Je me pose aussi la question, réactualisée durant un mois par la médiatisation outrancière de la Coupe du Monde : « pourquoi le foot-ball, de tous les sports d’équipe, est-il celui qui suscite le plus de violence ?».Si, à ma connaissance ce ne fut pas le cas en Allemagne, n’est-ce pas tout simplement parce que l’immense présence policière a été dissuasive ? Que se passe-t-il dans certains pays comme en Angleterre, le dimanche, dans de nombreux stades, lorsque les policiers sont soit absents, soit en nombre insuffisant ?
On pourra bien sûr me dire que les bandes de voyous qui se battent dans les stades n’y sont que pour cela et qu’ils n’ont pas grand-chose à voir avec le foot qui ne devient alors qu’un prétexte. Certes, mais pourquoi le foot et pas un autre sport ? Pourquoi le rugby, pourtant infiniment plus viril que le foot, n’attire pas, dans ses tribunes toutes ces bandes de casseurs.
Alors se repose à moi la question : « pourquoi le foot ? ».
Est-ce parce que, dès qu’il fait ses premiers pas le petit d’homme tape avec ses pieds dans une balle et que dans certains quartiers déshérités la boite de conserve remplaçant le ballon rond va de pieds en pieds selon l’adresse des gamins ?
Peut-être que l’explication se trouve effectivement dans la nature même de ce « jeu » qui répond aux premiers instincts de l’homme. Le foot ne porte-t-il pas, par sa nature même, les germes de la violence ?

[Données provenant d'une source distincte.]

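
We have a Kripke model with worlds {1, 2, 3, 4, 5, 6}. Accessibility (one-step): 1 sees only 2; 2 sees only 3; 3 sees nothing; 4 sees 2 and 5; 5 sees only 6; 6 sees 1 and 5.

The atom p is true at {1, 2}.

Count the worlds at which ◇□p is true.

2

1: successors {2}; □p there: 2:F. ✗
2: successors {3}; □p there: 3:T. ✓
3: no successors, so ◇□p fails. ✗
4: successors {2, 5}; □p there: 2:F, 5:F. ✗
5: successors {6}; □p there: 6:F. ✗
6: successors {1, 5}; □p there: 1:T, 5:F. ✓
Satisfying worlds: {2, 6}.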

Je pense, en effet, à la symbolique du « coup de pied » qui n’est jamais donné en témoignage d’amitié mais toujours pour se venger d’une offense subie ou plus simplement par agressivité ?
Les cartons rouges éliminant des joueurs responsables, sur le terrain, d’actes jugés violents par les arbitres, ne témoignent-ils de ce mécanisme psychologique, le coup de pied n’étant pas, par nature, preuve d’affection ?
Le carton rouge qui a sanctionné Zidane pour son coup de tête donné au joueur italien, n’a-t-il pas été instauré parce que le foot éveille chez le joueur des pulsions de violence ? Violence justifiée selon Zidane puisque, comme il l’a dit lui-même lors d’une interview, « il est un homme » et que comme tel il devait répondre par la violence aux injures qu’il dit avoir reçues. Ce qui veut dire que s’il n’avait pas répondu en donnant « virilement » le coup de tête, il devenait une mauviette à ses propres yeux. Curieuse façon de ne voir dans la justice que la loi du plus fort !
Voilà, j’ai eu besoin de me lâcher un peu et de dire à tous ceux qui aiment le foot et que je respecte totalement, qu’il leur faut raison garder.
Le sport ne doit jamais devenir ce que furent les jeux du cirque.